Compilation error with Ordered in Scala

Question

I'm having some trouble implementing an immutable BST in Scala. The problem seems to be that by some reason although I've defined K to be as Ordered[K] (2nd line), it actually is being considered by the Scala compiler to be an Any. Why?

abstract class BST
sealed case class Node[K <: Ordered[K], V](key : K, value : V, left : BST, right : BST) extends BST
sealed case class Empty() extends BST

object BST {
  def empty = Empty()

  def add[K <: Ordered[K], V](key : K, value : V, tree : BST) : BST = tree match {
    case Empty() => new Node(key, value, Empty(), Empty())
    case Node(nodeKey, nodeValue, left, right) =>
      if (key < nodeKey) new Node(nodeKey, nodeValue, add(key, value, left), right)
      else if (key > nodeKey) new Node(nodeKey, nodeValue, left, add(key, value, right))
      else new Node(key, value, left, right)
  }

Answer 1

Ok guys, thanks for the help. But I think you all just got things way too complicated. The only problem seemed to be that BST had to also be BST[K, V]:

abstract class BST[K <: Ordered[K], V]
sealed case class Node[K <: Ordered[K], V](key : K, value : V, left : BST[K, V], right : BST[K, V]) extends BST[K, V]
sealed case class Empty[K <: Ordered[K], V]() extends BST[K, V]

object BST {
  def empty = Empty()

  def add[K <: Ordered[K], V](key : K, value : V, tree : BST[K, V]) : BST[K, V] = tree match {
    case Empty() => new Node(key, value, Empty(), Empty())
    case Node(nodeKey, nodeValue, left, right) =>
      if (key < nodeKey) new Node(nodeKey, nodeValue, add(key, value, left), right)
      else if (key > nodeKey) new Node(nodeKey, nodeValue, left, add(key, value, right))
      else new Node(key, value, left, right)
  }
}

This compiles and works as expected.

Answer 2

The compiler seems to be confused by you telling it that the generic type K is a subtype of Ordered[K]. I'm a bit confused by that as well. That's like saying that A is a subtype of List[A], and I can't wrap my head around that either. How can a type be a subtype of a list of that type? Recursively defining types may work in some cases, but I don't believe this is one of them.

From the context, I feel like the actual syntax you want is [K: Ordered]. This tells the compiler to expect a generic type K for which there is an implicit Ordered[K] in scope. It is syntactic sugar that changes your Node class to look like this:

sealed case class Node[K, V](key : K, value : V, left : BST, right : BST)(implicit evidence: Ordered[K]) extends BST

Answer 3

This is because of the type erasure on the JVM - erased to Any in Scala.

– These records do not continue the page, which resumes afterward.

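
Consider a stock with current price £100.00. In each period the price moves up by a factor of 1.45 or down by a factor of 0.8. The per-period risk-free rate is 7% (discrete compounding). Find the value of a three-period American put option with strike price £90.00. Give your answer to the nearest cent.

Risk-neutral probability p = (1 + 0.07 − 0.8)/(1.45 − 0.8) = 0.2700/0.6500 = 0.4154
Terminal stock prices: S_uuu = 304.9, S_uud = 168.2, S_udd = 92.8, S_ddd = 51.2
Terminal payoffs (K − S): max(-214.9, 0) = 0, max(-78.2, 0) = 0, max(-2.8, 0) = 0, max(38.8, 0) = 38.8
Node uu (S = 210.2): continuation = 1/1.07·[0.4154·0.0000 + 0.5846·0.0000] = 0.0000; exercise value = 0.0000 ≤ continuation, so V_uu = 0.0000
Node ud (S = 116): continuation = 1/1.07·[0.4154·0.0000 + 0.5846·0.0000] = 0.0000; exercise value = 0.0000 ≤ continuation, so V_ud = 0.0000
Node dd (S = 64): continuation = 1/1.07·[0.4154·0.0000 + 0.5846·38.8000] = 21.1991; exercise value = 26.0000 > continuation, so V_dd = 26.0000 (exercise)
Node u (S = 145): continuation = 1/1.07·[0.4154·0.0000 + 0.5846·0.0000] = 0.0000; exercise value = 0.0000 ≤ continuation, so V_u = 0.0000
Node d (S = 80): continuation = 1/1.07·[0.4154·0.0000 + 0.5846·26.0000] = 14.2056; exercise value = 10.0000 ≤ continuation, so V_d = 14.2056
Node 0 (S = 100): continuation = 1/1.07·[0.4154·0.0000 + 0.5846·14.2056] = 7.7615; exercise value = 0.0000 ≤ continuation, so V_0 = 7.7615

£7.76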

See this answer for example on how to work around this problem: How to pattern match on generic type in Scala?. Alternatively consider passing an implicit Ordering like this:

sealed case class Node[K, V](key : K, value : V, left : BST, right : BST,
  implicit cmp: Ordering[K]) extends BST

Answer 4

I've gotten this down to a compiling version, it's probably not minimal though and some explicit annotations can probably be removed. If you need more explanation, please leave a comment.

abstract class BST[K : Ordering, V]
sealed case class Node[K : Ordering, V](key : K, value : V, left : BST[K, V], right : BST[K,V]) extends BST[K, V]
sealed case class Empty[K : Ordering, V]() extends BST[K, V]

object BST {
  def empty[K : Ordering, V] = Empty[K,V]()

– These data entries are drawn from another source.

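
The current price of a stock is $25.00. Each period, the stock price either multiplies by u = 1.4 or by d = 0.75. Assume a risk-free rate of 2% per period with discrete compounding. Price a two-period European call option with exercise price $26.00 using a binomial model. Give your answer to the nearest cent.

Risk-neutral probability p = (1 + 0.02 − 0.75)/(1.4 − 0.75) = 0.2700/0.6500 = 0.4154
Terminal stock prices: S_uu = 49, S_ud = 26.25, S_dd = 14.06
Terminal payoffs (S − K): max(23, 0) = 23, max(0.25, 0) = 0.25, max(-11.94, 0) = 0
Node u (S = 35): V_u = 1/1.02·[0.4154·23.0000 + 0.5846·0.2500] = 9.5098
Node d (S = 18.75): V_d = 1/1.02·[0.4154·0.2500 + 0.5846·0.0000] = 0.1018
Node 0 (S = 25): V_0 = 1/1.02·[0.4154·9.5098 + 0.5846·0.1018] = 3.9311

$3.93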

  def add[K : Ordering, V](key : K, value : V, tree : BST[K,V]) : BST[K,V] = tree match {
    case Empty() => new Node(key, value, Empty(), Empty())
    case Node(nodeKey, nodeValue, left, right) =>
      if (implicitly[Ordering[K]].lt(key,  nodeKey)) new Node(nodeKey, nodeValue, add(key, value, left), right)
      else if (implicitly[Ordering[K]].gt(key,nodeKey)) new Node(nodeKey, nodeValue, left, add(key, value, right))
      else new Node(key, value, left, right)
  }
}